Create a directory for java bean description enabling events exporting:
# mkdir -p /etc/cloudstack/management/META-INF/cloudstack/core
And bean configuration file itself (/etc/cloudstack/management/META-INF/cloudstack/core/spring-event-bus-context.xml) with following content:
<beans xmlns="http://www.springframework.org/schema/beans"
xmlns:xsi="http://www.w3.org/2001/XMLSchema-instance"
xmlns:context="http://www.springframework.org/schema/context"
xmlns:aop="http://www.springframework.org/schema/aop"
xsi:schemaLocation="http://www.springframework.org/schema/beans
http://www.springframework.org/schema/beans/spring-beans-3.0.xsd
http://www.springframework.org/schema/aop http://www.springframework.org/schema/aop/spring-aop-3.0.xsd
http://www.springframework.org/schema/context
http://www.springframework.org/schema/context/spring-context-3.0.xsd">
<bean id="eventNotificationBus" class="org.apache.cloudstack.mom.kafka.KafkaEventBus">
<property name="name" value="eventNotificationBus"/>
</bean>
</beans>
Now, reload ACS management server:
# systemctl restart cloudstack-management
Exported events now are placed to cs topic and have JSON format. Example events are shown in following listing (formatted for a visual convenience):
{
"Role":"e767a39b-6b93-11e7-81e3-06565200012c",
"Account":"54d5f55c-5311-48db-bbb8-c44c5175cb2a",
"eventDateTime":"2017-07-23 14:09:08 +0700",
"entityuuid":"54d5f55c-5311-48db-bbb8-c44c5175cb2a",
"description":"Successfully completed creating Account. Account Name: null, Domain Id:1",
"event":"ACCOUNT.CREATE",
"Domain":"8a90b067-6b93-11e7-81e3-06565200012c",
"user":"f484a624-6b93-11e7-81e3-06565200012c",
"account":"f4849ae2-6b93-11e7-81e3-06565200012c",
"entity":"com.cloud.user.Account","status":"Completed"
}
{
"Role":"e767a39b-6b93-11e7-81e3-06565200012c",
"Account":"54d5f55c-5311-48db-bbb8-c44c5175cb2a",
"eventDateTime":"2017-07-23 14:09:08 +0700",
"entityuuid":"4de64270-7bd7-4932-811a-c7ca7916cd2d",
"description":"Successfully completed creating User. Account Name: null, DomainId:1",
"event":"USER.CREATE",
"Domain":"8a90b067-6b93-11e7-81e3-06565200012c",
"user":"f484a624-6b93-11e7-81e3-06565200012c",
"account":"f4849ae2-6b93-11e7-81e3-06565200012c",
"entity":"com.cloud.user.User","status":"Completed"
}
{
"eventDateTime":"2017-07-23 14:14:13 +0700",
"entityuuid":"0f8ffffa-ae04-4d03-902a-d80ef0223b7b",
"description":"Successfully completed creating User. UserName: test2, FirstName :test2, LastName: test2",
"event":"USER.CREATE",
"Domain":"8a90b067-6b93-11e7-81e3-06565200012c",
"user":"f484a624-6b93-11e7-81e3-06565200012c",
"account":"f4849ae2-6b93-11e7-81e3-06565200012c",
"entity":"com.cloud.user.User","status":"Completed"
}
The first one is an account creation event, others two are users creation events for the account. The easiest way to check events are placed to Kafka is to use previously known utility:
# docker exec -i -t c660741b512a \
/opt/kafka_2.11-0.10.1.0/bin/kafka-console-consumer.sh --bootstrap-server=10.0.0.66:9092 --topic cs --offset=earliest --partition=0
If events are coming as expected, then it’s a time for integrational applications development. Any language can be used if it supports Kafka. All above configuration takes 15-20 minutes and has no difficulties even for a rookie.
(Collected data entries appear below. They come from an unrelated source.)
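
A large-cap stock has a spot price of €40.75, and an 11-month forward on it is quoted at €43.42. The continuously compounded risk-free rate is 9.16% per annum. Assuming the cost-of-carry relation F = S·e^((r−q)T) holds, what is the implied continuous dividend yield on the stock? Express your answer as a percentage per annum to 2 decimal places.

From F = S·e^((r−q)T): (r − q) = ln(F/S)/T
ln(43.42/40.75) = ln(1.065521) = 0.063464
(r − q) = 0.063464 / (11/12) = 0.069233
q = r − ln(F/S)/T = 0.0916 − 0.069233 = 0.022367
q = 2.24%

2.24%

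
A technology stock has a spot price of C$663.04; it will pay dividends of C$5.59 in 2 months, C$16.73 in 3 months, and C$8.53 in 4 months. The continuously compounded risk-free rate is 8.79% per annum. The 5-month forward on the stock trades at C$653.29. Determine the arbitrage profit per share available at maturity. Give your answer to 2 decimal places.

C$3.20 per share

PV(dividends) I = 5.59·e^(−0.0879·2/12) + 16.73·e^(−0.0879·3/12) + 8.53·e^(−0.0879·4/12) = 30.1588
Fair forward F* = (S − I)·e^(rT) = (663.04 − 30.1588)·e^0.036625 = 632.8812 × 1.037304 = 656.4902
Market C$653.29 < fair 656.4902: forward underpriced → reverse cash-and-carry (short the stock, invest proceeds at r, pay the dividends, go long the forward).
Profit at T = |F_mkt − F*| = |653.29 − 656.4902| = C$3.20 per share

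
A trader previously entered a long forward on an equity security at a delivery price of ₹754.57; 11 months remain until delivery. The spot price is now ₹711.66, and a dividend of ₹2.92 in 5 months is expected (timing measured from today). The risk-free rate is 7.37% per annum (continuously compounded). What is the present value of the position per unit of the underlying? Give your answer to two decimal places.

PV(remaining dividends) I = 2.92·e^(−0.0737·5/12) = 2.8317
Current forward F = (S − I)·e^(rT) = (711.66 − 2.8317)·e^(0.0737·11/12) = 708.8283 × 1.069893 = 758.3704
Value (long) = (F − K)·e^(−rT) = (758.3704 − 754.57) × 0.934673 = 3.5521
Value = ₹3.55

₹3.55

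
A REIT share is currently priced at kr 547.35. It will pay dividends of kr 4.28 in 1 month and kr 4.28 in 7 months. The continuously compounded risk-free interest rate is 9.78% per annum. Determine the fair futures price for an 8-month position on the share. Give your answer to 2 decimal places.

PV(dividends) I = 4.28·e^(−0.0978·1/12) + 4.28·e^(−0.0978·7/12)
I = 4.2453 + 4.0427 = 8.2880
F = (S − I)·e^(rT) = (547.35 − 8.2880) · e^(0.0978·8/12)
= 539.0620 · e^0.065200 = 539.0620 × 1.067372 = kr 575.38

kr 575.38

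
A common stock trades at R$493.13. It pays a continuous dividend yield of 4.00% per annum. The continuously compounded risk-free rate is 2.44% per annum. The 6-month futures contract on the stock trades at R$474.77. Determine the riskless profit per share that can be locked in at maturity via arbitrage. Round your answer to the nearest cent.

Fair futures: F* = S·e^(carry·T), with carry = (r − q) = 0.0244 − 0.0400 = -0.0156
F* = 493.13 · e^(-0.0156 × 6/12) = 493.13 · e^-0.007800 = 493.13 × 0.992230 = R$489.2984
Market R$474.77 < fair R$489.2984: forward underpriced → reverse cash-and-carry (short spot, go long the forward).
At maturity, profit = |F_mkt − F*| = |474.77 − 489.2984| = R$14.53 per share

R$14.53 per share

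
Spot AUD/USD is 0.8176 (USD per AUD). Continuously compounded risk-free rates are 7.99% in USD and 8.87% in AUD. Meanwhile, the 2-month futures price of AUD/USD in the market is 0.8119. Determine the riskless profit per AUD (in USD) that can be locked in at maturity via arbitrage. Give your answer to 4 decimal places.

Fair futures: F* = S·e^(carry·T), with carry = (r_USD − r_AUD) = 0.0799 − 0.0887 = -0.0088
F* = 0.8176 · e^(-0.0088 × 2/12) = 0.8176 · e^-0.001467 = 0.8176 × 0.998534 = 0.8164
Market 0.8119 < fair 0.8164: forward underpriced → reverse cash-and-carry (short spot, go long the forward).
At maturity, profit = |F_mkt − F*| = |0.8119 − 0.8164| = 0.0045 per AUD (in USD)

0.0045 per AUD (in USD)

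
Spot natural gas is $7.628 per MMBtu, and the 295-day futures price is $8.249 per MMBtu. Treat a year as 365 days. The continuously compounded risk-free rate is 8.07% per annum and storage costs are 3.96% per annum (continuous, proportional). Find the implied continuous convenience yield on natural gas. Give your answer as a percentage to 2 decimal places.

2.35%

F = S·e^((r+u−y)T) ⇒ (r+u−y) = ln(F/S)/T
ln(8.249/7.628) = 0.078266; /T ⇒ 0.096838
y = r + u − ln(F/S)/T = 0.0807 + 0.0396 − 0.096838 = 0.023462
y = 2.35%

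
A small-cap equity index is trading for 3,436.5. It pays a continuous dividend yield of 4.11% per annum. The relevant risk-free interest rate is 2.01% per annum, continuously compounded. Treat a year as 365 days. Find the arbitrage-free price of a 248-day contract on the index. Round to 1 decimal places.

3,387.8

F = S·e^((r − q)T) = 3436.5 · e^((0.0201 − 0.0411) × 248/365)
= 3436.5 · e^-0.014268 = 3436.5 × 0.985833
F = 3,387.8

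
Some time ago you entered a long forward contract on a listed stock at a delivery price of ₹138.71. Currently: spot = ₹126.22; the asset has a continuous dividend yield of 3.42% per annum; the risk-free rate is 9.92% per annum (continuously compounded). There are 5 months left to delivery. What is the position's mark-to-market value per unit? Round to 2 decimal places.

Current fair forward for the remaining 5 months: F = S·e^((r − q)·T), (r − q) = 0.0992 − 0.0342 = 0.0650
F = 126.22 · e^(0.0650 × 5/12) = 126.22 × 1.027453 = 129.6851
Value of long forward = (F − K)·e^(−rT) = (129.6851 − 138.71) · e^(−0.0992·5/12)
= -9.0249 × 0.959509 = -8.66

-₹8.66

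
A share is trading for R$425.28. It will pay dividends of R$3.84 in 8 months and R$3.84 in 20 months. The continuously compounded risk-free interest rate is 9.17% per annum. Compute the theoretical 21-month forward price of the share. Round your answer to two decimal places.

PV(dividends) I = 3.84·e^(−0.0917·8/12) + 3.84·e^(−0.0917·20/12)
I = 3.6123 + 3.2958 = 6.9081
F = (S − I)·e^(rT) = (425.28 − 6.9081) · e^(0.0917·21/12)
= 418.3719 · e^0.160475 = 418.3719 × 1.174068 = R$491.20

R$491.20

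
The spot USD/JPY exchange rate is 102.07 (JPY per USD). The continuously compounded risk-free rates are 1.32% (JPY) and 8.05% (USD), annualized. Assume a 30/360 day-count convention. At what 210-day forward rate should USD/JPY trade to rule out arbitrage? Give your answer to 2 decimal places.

F = S·e^((r_JPY − r_USD)T) = 102.07 · e^((0.0132 − 0.0805) × 210/360)
= 102.07 · e^-0.039258 = 102.07 × 0.961503
F = 98.14 JPY per USD

98.14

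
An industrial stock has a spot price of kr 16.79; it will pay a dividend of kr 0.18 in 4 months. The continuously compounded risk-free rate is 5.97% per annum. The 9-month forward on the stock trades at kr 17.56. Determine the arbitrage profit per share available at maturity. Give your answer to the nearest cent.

PV(dividends) I = 0.18·e^(−0.0597·4/12) = 0.1765
Fair forward F* = (S − I)·e^(rT) = (16.79 − 0.1765)·e^0.044775 = 16.6135 × 1.045793 = 17.3743
Market kr 17.56 > fair 17.3743: forward overpriced → cash-and-carry (borrow at r, buy the stock and collect the dividends, short the forward).
Profit at T = |F_mkt − F*| = |17.56 − 17.3743| = kr 0.19 per share

kr 0.19 per share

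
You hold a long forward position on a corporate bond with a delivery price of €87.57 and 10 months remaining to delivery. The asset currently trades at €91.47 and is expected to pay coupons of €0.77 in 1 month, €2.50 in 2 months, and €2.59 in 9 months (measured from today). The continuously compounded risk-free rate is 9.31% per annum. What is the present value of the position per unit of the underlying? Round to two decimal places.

€4.80

PV(remaining coupons) I = 0.77·e^(−0.0931·1/12) + 2.50·e^(−0.0931·2/12) + 2.59·e^(−0.0931·9/12) = 5.6409
Current forward F = (S − I)·e^(rT) = (91.47 − 5.6409)·e^(0.0931·10/12) = 85.8291 × 1.080672 = 92.7531
Value (long) = (F − K)·e^(−rT) = (92.7531 − 87.57) × 0.925350 = 4.7962
Value = €4.80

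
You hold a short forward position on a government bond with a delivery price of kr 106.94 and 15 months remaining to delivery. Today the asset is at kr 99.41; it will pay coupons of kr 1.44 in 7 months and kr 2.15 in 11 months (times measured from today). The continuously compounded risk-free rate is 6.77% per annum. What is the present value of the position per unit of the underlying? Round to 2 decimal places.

PV(remaining coupons) I = 1.44·e^(−0.0677·7/12) + 2.15·e^(−0.0677·11/12) = 3.4049
Current forward F = (S − I)·e^(rT) = (99.41 − 3.4049)·e^(0.0677·15/12) = 96.0051 × 1.088309 = 104.4832
Value (long) = (F − K)·e^(−rT) = (104.4832 − 106.94) × 0.918857 = -2.2574
Short position value = −(long value) = kr 2.26

kr 2.26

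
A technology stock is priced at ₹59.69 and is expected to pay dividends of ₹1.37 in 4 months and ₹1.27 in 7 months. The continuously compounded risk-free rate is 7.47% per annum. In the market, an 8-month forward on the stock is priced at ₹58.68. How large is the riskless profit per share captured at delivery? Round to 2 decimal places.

PV(dividends) I = 1.37·e^(−0.0747·4/12) + 1.27·e^(−0.0747·7/12) = 2.5522
Fair forward F* = (S − I)·e^(rT) = (59.69 − 2.5522)·e^0.049800 = 57.1378 × 1.051061 = 60.0553
Market ₹58.68 < fair 60.0553: forward underpriced → reverse cash-and-carry (short the stock, invest proceeds at r, pay the dividends, go long the forward).
Profit at T = |F_mkt − F*| = |58.68 − 60.0553| = ₹1.38 per share

₹1.38 per share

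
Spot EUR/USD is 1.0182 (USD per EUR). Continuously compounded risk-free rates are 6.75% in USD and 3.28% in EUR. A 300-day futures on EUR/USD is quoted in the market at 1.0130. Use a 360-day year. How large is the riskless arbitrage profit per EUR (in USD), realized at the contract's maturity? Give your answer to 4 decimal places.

Fair futures: F* = S·e^(carry·T), with carry = (r_USD − r_EUR) = 0.0675 − 0.0328 = 0.0347
F* = 1.0182 · e^(0.0347 × 300/360) = 1.0182 · e^0.028917 = 1.0182 × 1.029339 = 1.0481
Market 1.0130 < fair 1.0481: forward underpriced → reverse cash-and-carry (short spot, go long the forward).
At maturity, profit = |F_mkt − F*| = |1.0130 − 1.0481| = 0.0351 per EUR (in USD)

0.0351 per EUR (in USD)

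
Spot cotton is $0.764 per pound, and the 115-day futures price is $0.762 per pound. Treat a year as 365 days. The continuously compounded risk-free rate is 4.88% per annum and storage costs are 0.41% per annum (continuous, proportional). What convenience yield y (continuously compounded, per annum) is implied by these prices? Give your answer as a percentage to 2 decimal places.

F = S·e^((r+u−y)T) ⇒ (r+u−y) = ln(F/S)/T
ln(0.762/0.764) = -0.002621; /T ⇒ -0.008319
y = r + u − ln(F/S)/T = 0.0488 + 0.0041 + 0.008319 = 0.061219
y = 6.12%

6.12%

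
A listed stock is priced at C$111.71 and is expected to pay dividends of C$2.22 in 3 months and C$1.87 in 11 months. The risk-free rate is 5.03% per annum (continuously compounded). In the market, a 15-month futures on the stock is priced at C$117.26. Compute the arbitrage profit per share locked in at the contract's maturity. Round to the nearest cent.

PV(dividends) I = 2.22·e^(−0.0503·3/12) + 1.87·e^(−0.0503·11/12) = 3.9780
Fair futures F* = (S − I)·e^(rT) = (111.71 − 3.9780)·e^0.062875 = 107.7320 × 1.064894 = 114.7232
Market C$117.26 > fair 114.7232: forward overpriced → cash-and-carry (borrow at r, buy the stock and collect the dividends, short the forward).
Profit at T = |F_mkt − F*| = |117.26 − 114.7232| = C$2.54 per share

C$2.54 per share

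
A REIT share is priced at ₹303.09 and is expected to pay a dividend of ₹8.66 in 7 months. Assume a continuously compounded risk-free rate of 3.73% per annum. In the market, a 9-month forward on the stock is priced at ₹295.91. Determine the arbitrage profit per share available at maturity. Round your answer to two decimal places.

₹7.06 per share

PV(dividends) I = 8.66·e^(−0.0373·7/12) = 8.4736
Fair forward F* = (S − I)·e^(rT) = (303.09 − 8.4736)·e^0.027975 = 294.6164 × 1.028370 = 302.9747
Market ₹295.91 < fair 302.9747: forward underpriced → reverse cash-and-carry (short the stock, invest proceeds at r, pay the dividends, go long the forward).
Profit at T = |F_mkt − F*| = |295.91 − 302.9747| = ₹7.06 per share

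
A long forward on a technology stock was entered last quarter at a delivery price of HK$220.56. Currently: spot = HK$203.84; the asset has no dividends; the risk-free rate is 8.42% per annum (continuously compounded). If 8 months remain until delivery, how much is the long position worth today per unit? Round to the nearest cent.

Current fair forward for the remaining 8 months: F = S·e^(r·T), r = 0.0842
F = 203.84 · e^(0.0842 × 8/12) = 203.84 × 1.057739 = 215.6095
Value of long forward = (F − K)·e^(−rT) = (215.6095 − 220.56) · e^(−0.0842·8/12)
= -4.9505 × 0.945413 = -4.68

-HK$4.68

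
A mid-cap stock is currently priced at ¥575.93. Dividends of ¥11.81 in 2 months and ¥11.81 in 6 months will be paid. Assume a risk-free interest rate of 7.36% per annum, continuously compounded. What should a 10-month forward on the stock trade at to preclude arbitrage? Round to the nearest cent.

¥587.85

PV(dividends) I = 11.81·e^(−0.0736·2/12) + 11.81·e^(−0.0736·6/12)
I = 11.6660 + 11.3833 = 23.0493
F = (S − I)·e^(rT) = (575.93 − 23.0493) · e^(0.0736·10/12)
= 552.8807 · e^0.061333 = 552.8807 × 1.063253 = ¥587.85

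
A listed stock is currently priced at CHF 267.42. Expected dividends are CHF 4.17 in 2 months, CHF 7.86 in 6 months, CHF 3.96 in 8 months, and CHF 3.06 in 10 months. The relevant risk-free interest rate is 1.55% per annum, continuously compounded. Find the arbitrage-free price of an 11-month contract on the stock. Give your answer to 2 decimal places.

PV(dividends) I = 4.17·e^(−0.0155·2/12) + 7.86·e^(−0.0155·6/12) + 3.96·e^(−0.0155·8/12) + 3.06·e^(−0.0155·10/12)
I = 4.1592 + 7.7993 + 3.9193 + 3.0207 = 18.8985
F = (S − I)·e^(rT) = (267.42 − 18.8985) · e^(0.0155·11/12)
= 248.5215 · e^0.014208 = 248.5215 × 1.014309 = CHF 252.08

CHF 252.08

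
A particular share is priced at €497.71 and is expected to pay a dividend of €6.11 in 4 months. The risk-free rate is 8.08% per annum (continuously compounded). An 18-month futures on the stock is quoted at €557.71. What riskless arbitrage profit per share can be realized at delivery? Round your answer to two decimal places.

PV(dividends) I = 6.11·e^(−0.0808·4/12) = 5.9476
Fair futures F* = (S − I)·e^(rT) = (497.71 − 5.9476)·e^0.121200 = 491.7624 × 1.128851 = 555.1265
Market €557.71 > fair 555.1265: forward overpriced → cash-and-carry (borrow at r, buy the stock and collect the dividends, short the forward).
Profit at T = |F_mkt − F*| = |557.71 − 555.1265| = €2.58 per share

€2.58 per share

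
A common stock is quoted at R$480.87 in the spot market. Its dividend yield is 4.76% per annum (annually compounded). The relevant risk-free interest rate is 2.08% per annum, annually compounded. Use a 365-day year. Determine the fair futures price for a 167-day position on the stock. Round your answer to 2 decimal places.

R$475.20

F = S · (1+r)^T / (1+q)^T
= 480.87 × 1.009464 / 1.021504 = 480.87 × 0.988213
F = R$475.20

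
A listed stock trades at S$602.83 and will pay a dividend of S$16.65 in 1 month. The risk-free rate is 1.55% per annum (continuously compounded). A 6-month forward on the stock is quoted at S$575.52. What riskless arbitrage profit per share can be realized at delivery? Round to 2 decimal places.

PV(dividends) I = 16.65·e^(−0.0155·1/12) = 16.6285
Fair forward F* = (S − I)·e^(rT) = (602.83 − 16.6285)·e^0.007750 = 586.2015 × 1.007780 = 590.7621
Market S$575.52 < fair 590.7621: forward underpriced → reverse cash-and-carry (short the stock, invest proceeds at r, pay the dividends, go long the forward).
Profit at T = |F_mkt − F*| = |575.52 − 590.7621| = S$15.24 per share

S$15.24 per share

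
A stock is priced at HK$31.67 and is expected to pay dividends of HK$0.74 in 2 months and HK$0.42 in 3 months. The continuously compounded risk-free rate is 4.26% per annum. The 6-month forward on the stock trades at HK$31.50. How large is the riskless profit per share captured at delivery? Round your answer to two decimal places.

HK$0.32 per share

PV(dividends) I = 0.74·e^(−0.0426·2/12) + 0.42·e^(−0.0426·3/12) = 1.1503
Fair forward F* = (S − I)·e^(rT) = (31.67 − 1.1503)·e^0.021300 = 30.5197 × 1.021528 = 31.1767
Market HK$31.50 > fair 31.1767: forward overpriced → cash-and-carry (borrow at r, buy the stock and collect the dividends, short the forward).
Profit at T = |F_mkt − F*| = |31.50 − 31.1767| = HK$0.32 per share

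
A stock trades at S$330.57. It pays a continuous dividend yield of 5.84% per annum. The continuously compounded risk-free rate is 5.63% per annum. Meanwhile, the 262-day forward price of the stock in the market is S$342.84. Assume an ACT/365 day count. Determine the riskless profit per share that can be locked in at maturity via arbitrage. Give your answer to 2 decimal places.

S$12.77 per share

Fair forward: F* = S·e^(carry·T), with carry = (r − q) = 0.0563 − 0.0584 = -0.0021
F* = 330.57 · e^(-0.0021 × 262/365) = 330.57 · e^-0.001507 = 330.57 × 0.998494 = S$330.0722
Market S$342.84 > fair S$330.0722: forward overpriced → cash-and-carry (buy spot, short the forward).
At maturity, profit = |F_mkt − F*| = |342.84 − 330.0722| = S$12.77 per share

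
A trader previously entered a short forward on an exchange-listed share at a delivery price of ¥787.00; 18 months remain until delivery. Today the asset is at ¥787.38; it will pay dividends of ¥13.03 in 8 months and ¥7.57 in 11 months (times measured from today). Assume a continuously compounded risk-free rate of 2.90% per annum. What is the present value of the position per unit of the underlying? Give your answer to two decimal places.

PV(remaining dividends) I = 13.03·e^(−0.0290·8/12) + 7.57·e^(−0.0290·11/12) = 20.1519
Current forward F = (S − I)·e^(rT) = (787.38 − 20.1519)·e^(0.0290·18/12) = 767.2281 × 1.044460 = 801.3391
Value (long) = (F − K)·e^(−rT) = (801.3391 − 787.00) × 0.957433 = 13.7287
Short position value = −(long value) = -¥13.73

-¥13.73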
When speaking about production-ready environment it’s important to keep in mind following things:
- Exporting configuration should be maintained for every ACS management server;
- Kafka should be configured in replicated mode (x3 servers, x3 replics);
- Zookeeper should be configured in replicated mode (x3 servers);
- Kafka producer properties
/etc/cloudstack/management/kafka.producer.properties
should consider required level of reliability. - Kafka retention policy should be configured to expunge ancient events.